Le public marseillais se divise en deux catégories. Les esthètes d'un certain âge vantent les mérites de Payet, oublient que son extérieur somptueux du droit face à Leipzig (5-2 en quarts de finale retour) est précédé d'un but important de Thauvin. Les jeunes férus de statistiques empilent les frappes à la FloTov', répètent son enroulé du gauche façon Arjen Robben depuis le côté droit, sous-estiment la finesse technique de Payet. Le Réunionnais a son tifo, il est un Rolling Stone parfois en surpoids mais toujours prêt à régaler. L'Orléanais est le bon élève au sourire blanc comme la chaux, qui passe chez le coiffeur avant chaque grand rendez-vous du dimanche soir.
Ils tâcheront de se supporter jusqu'au milieu de la saison 2020-2021, celle du huis clos permanent et de la tension irradiante. « Il (Payet) dit devant tout le monde : "Toi, Flo, si tu as un problème avec moi, tu me le dis parce que moi, de ce que je vois, tu joues pour toi.
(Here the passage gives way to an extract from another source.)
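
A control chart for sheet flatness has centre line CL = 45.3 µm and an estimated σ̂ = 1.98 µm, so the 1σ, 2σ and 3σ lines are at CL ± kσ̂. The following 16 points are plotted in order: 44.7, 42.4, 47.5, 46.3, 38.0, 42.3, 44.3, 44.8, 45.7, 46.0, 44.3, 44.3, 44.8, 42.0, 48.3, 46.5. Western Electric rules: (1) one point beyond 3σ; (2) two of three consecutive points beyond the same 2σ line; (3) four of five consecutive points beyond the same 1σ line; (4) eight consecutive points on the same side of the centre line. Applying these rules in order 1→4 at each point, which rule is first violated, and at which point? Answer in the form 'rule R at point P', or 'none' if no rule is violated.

Zone of each point (C = within 1σ̂, B = 1σ̂–2σ̂, A = 2σ̂–3σ̂, * = beyond 3σ̂; sign = side of CL): 1:-C, 2:-B, 3:+B, 4:+C, 5:-*, 6:-B, 7:-C, 8:-C, 9:+C, 10:+C, 11:-C, 12:-C, 13:-C, 14:-B, 15:+B, 16:+C
Rule 1 (one point beyond the 3σ limits) is satisfied at point 5.

rule 1 at point 5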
L'année dernière, tu n'étais pas là et ça se passait très bien. Cette année, tu es revenu et ça se passe mal, je ne sais pas si c'est parce que tu es en fin de contrat ou parce que tu veux retourner en sélection, mais tu dois respecter l'équipe" », racontera Thauvin au YouTubeur Zack Nani, en octobre 2024.
Ils n'ont pas vraiment réussi leur fin. Thauvin n'a pas fait une Totti, il est parti libre chez les Tigres du Mexique, en 2021, et le désordre marseillais lui a vite manqué. En 2023, Payet a été mis dehors par Pablo Longoria, un président qui n'aime pas vraiment les vedettes, et encore moins les divas. Ils ont incarné une époque. « Pas la meilleure du club, pas la pire non plus », conclut un ex-coéquipier. Ce samedi, supporters comme suiveurs de l'OM prendront un coup de vieux et une bouffée de nostalgie en contemplant le visage buriné de Thauvin, qui aura 33 ans lundi.